The chase is on as investors find creative ways to bet against yuan

06 Jun, 2016

Investors are piling up bets to profit from a fall in the Chinese currency with a variety of creative strategies, raising the risk of a fresh bout of yuan volatility that churned global markets just a few months ago.
Rising expectations that the US central bank will raise interest rates in June or July have already put many other currencies under pressure. The yuan fell 1.5 percent in May, its sharpest monthly drop, excluding August when the currency was devalued, leaving it near levels last trade in 2011.
Investors expecting the currency to keep falling are adopting tactics to stay beyond the clutches of China's central bank. The People's Bank of China (PBOC) intervened heavily in onshore and offshore markets last year and early this year to try to force speculators out of the yuan market.
The strategies include fake invoicing of imports and exports to build up dollars offshore, buying the cyber currency Bitcoin and taking up short positions in Hong Kong stocks , which are closely correlated to the dollar/yuan exchange rate.
A yuan slide would offer some respite to China's exporters but would also raise uncomfortable memories for investors and policymakers alike of last year, when a stock market crash and a fall in the yuan prompted a wave of capital outflows from China and unprecedented intervention by authorities.
Since China devalued the yuan in August and permitted a further sharp slide in January, the currency has largely held steady.
It found some support from data suggesting the economy, which grew at a 25-year low in 2015, was picking up at the end of the first quarter. But subsequent data indicated growth was slipping again.
That combined with signs the US Fed is gearing up to raise rates again has put renewed pressure on the yuan and sent investors scurrying for ways to profit from its slide.
The price of the web-based digital currency bitcoin, a popular way to move cash across borders, rose to its highest level in almost two years this week and trading volumes surged. Around 95 percent of bitcoin trading is on Chinese exchanges, industry sources say.
"Continued weakness in the yuan is prompting more adventurous Chinese speculators to see the bitcoin trade as a 'risky' flight to safety," said Charles Hayter, CEO of London-based digital currency analysis website CryptoCompare.
China's State Administration of Foreign Exchange (SAFE) is conducting "a rather intensive campaign" to verify the authenticity of crude oil trade, said Zhang Xinyuan, the Shanghai branch manager of trade finance at the Bank of China.
SAFE "has found many trades to be fake," Zhang said. SAFE declined immediate comment.
Fake invoicing has been a popular way for Chinese to skirt capital controls and shift money offshore.

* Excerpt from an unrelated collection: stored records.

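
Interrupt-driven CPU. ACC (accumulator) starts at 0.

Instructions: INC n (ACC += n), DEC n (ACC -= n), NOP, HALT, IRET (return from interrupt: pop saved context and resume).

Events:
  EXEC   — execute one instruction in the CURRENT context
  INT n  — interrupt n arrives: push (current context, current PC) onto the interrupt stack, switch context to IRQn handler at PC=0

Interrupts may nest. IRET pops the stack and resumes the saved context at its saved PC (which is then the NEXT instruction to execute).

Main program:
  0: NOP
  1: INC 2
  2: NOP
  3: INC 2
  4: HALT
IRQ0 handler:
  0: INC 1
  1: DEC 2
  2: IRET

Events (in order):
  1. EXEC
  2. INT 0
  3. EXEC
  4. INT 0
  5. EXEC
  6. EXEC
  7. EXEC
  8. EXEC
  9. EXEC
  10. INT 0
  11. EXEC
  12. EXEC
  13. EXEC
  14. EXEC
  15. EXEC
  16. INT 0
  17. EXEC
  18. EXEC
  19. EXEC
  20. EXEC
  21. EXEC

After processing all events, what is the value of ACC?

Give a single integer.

Answer: 0

Derivation:
Event 1 (EXEC): [MAIN] PC=0: NOP
Event 2 (INT 0): INT 0 arrives: push (MAIN, PC=1), enter IRQ0 at PC=0 (depth now 1)
Event 3 (EXEC): [IRQ0] PC=0: INC 1 -> ACC=1
Event 4 (INT 0): INT 0 arrives: push (IRQ0, PC=1), enter IRQ0 at PC=0 (depth now 2)
Event 5 (EXEC): [IRQ0] PC=0: INC 1 -> ACC=2
Event 6 (EXEC): [IRQ0] PC=1: DEC 2 -> ACC=0
Event 7 (EXEC): [IRQ0] PC=2: IRET -> resume IRQ0 at PC=1 (depth now 1)
Event 8 (EXEC): [IRQ0] PC=1: DEC 2 -> ACC=-2
Event 9 (EXEC): [IRQ0] PC=2: IRET -> resume MAIN at PC=1 (depth now 0)
Event 10 (INT 0): INT 0 arrives: push (MAIN, PC=1), enter IRQ0 at PC=0 (depth now 1)
Event 11 (EXEC): [IRQ0] PC=0: INC 1 -> ACC=-1
Event 12 (EXEC): [IRQ0] PC=1: DEC 2 -> ACC=-3
Event 13 (EXEC): [IRQ0] PC=2: IRET -> resume MAIN at PC=1 (depth now 0)
Event 14 (EXEC): [MAIN] PC=1: INC 2 -> ACC=-1
Event 15 (EXEC): [MAIN] PC=2: NOP
Event 16 (INT 0): INT 0 arrives: push (MAIN, PC=3), enter IRQ0 at PC=0 (depth now 1)
Event 17 (EXEC): [IRQ0] PC=0: INC 1 -> ACC=0
Event 18 (EXEC): [IRQ0] PC=1: DEC 2 -> ACC=-2
Event 19 (EXEC): [IRQ0] PC=2: IRET -> resume MAIN at PC=3 (depth now 0)
Event 20 (EXEC): [MAIN] PC=3: INC 2 -> ACC=0
Event 21 (EXEC): [MAIN] PC=4: HALT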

Trading volumes in non-deliverable yuan forwards (NDFs), which offshore investors use to speculate on the yuan, have rebounded in recent weeks to their highest levels since December, Thomson Reuters data shows, although spreads against the spot rate are stable.

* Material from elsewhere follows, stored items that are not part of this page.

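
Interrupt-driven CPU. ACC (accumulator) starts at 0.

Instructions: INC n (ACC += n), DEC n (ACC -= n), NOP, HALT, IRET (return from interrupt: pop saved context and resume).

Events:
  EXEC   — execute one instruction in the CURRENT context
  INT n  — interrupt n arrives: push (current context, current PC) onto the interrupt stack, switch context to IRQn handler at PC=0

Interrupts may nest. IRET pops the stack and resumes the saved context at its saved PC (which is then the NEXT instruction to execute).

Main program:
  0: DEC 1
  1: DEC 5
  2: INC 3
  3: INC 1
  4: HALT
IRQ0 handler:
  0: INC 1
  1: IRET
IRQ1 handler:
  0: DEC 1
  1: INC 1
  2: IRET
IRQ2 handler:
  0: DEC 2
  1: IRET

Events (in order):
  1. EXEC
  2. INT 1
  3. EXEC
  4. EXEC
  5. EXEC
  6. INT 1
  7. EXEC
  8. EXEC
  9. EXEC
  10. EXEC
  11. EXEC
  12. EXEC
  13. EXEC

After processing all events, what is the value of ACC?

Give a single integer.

Answer: -2

Derivation:
Event 1 (EXEC): [MAIN] PC=0: DEC 1 -> ACC=-1
Event 2 (INT 1): INT 1 arrives: push (MAIN, PC=1), enter IRQ1 at PC=0 (depth now 1)
Event 3 (EXEC): [IRQ1] PC=0: DEC 1 -> ACC=-2
Event 4 (EXEC): [IRQ1] PC=1: INC 1 -> ACC=-1
Event 5 (EXEC): [IRQ1] PC=2: IRET -> resume MAIN at PC=1 (depth now 0)
Event 6 (INT 1): INT 1 arrives: push (MAIN, PC=1), enter IRQ1 at PC=0 (depth now 1)
Event 7 (EXEC): [IRQ1] PC=0: DEC 1 -> ACC=-2
Event 8 (EXEC): [IRQ1] PC=1: INC 1 -> ACC=-1
Event 9 (EXEC): [IRQ1] PC=2: IRET -> resume MAIN at PC=1 (depth now 0)
Event 10 (EXEC): [MAIN] PC=1: DEC 5 -> ACC=-6
Event 11 (EXEC): [MAIN] PC=2: INC 3 -> ACC=-3
Event 12 (EXEC): [MAIN] PC=3: INC 1 -> ACC=-2
Event 13 (EXEC): [MAIN] PC=4: HALT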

"The recent increase of volumes in NDFs reflect the changes in anticipation related to a potential Fed rate hike," says Karine Hirn, a Hong Kong based partner at the asset manager East Capital.
The NDF market sprang back into life this year after the offshore yuan market dried up following China's intervention.

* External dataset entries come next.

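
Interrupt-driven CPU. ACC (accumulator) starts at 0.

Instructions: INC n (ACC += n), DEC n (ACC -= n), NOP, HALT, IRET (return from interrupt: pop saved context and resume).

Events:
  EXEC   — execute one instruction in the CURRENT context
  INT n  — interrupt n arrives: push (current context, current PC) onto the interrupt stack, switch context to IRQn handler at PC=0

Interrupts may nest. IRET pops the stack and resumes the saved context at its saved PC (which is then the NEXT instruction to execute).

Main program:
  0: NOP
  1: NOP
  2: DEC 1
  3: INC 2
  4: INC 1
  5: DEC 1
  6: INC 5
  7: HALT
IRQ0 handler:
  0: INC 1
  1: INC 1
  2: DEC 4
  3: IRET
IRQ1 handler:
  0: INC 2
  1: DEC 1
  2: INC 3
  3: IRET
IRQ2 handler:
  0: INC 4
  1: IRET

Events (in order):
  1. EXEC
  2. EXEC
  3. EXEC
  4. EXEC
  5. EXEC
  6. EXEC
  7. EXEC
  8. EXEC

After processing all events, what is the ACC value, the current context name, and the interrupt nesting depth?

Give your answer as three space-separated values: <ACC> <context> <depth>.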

Portfolio manager Shen Weizheng at Ivy Capital is shorting Hong Kong equities, which he says are highly correlated with the yuan's trend.
"A U.S rate rise would certainly put renewed pressure on the yuan, and have a huge impact on capital markets as well," he said.
An estimated $674 billion flowed out of China last year, the Institute of International Finance, a global financial industry association, said in April. Although outflows have slowed down this year, they could accelerate again if fears emerge of a "disorderly" drop in the yuan, it said.
Some analysts have said the easing of capital outflows this year was less a reflection of the central bank's victory over speculators - the dominant view - and more that market pressure had eased after the Federal Reserve decided not to raise rates late last year.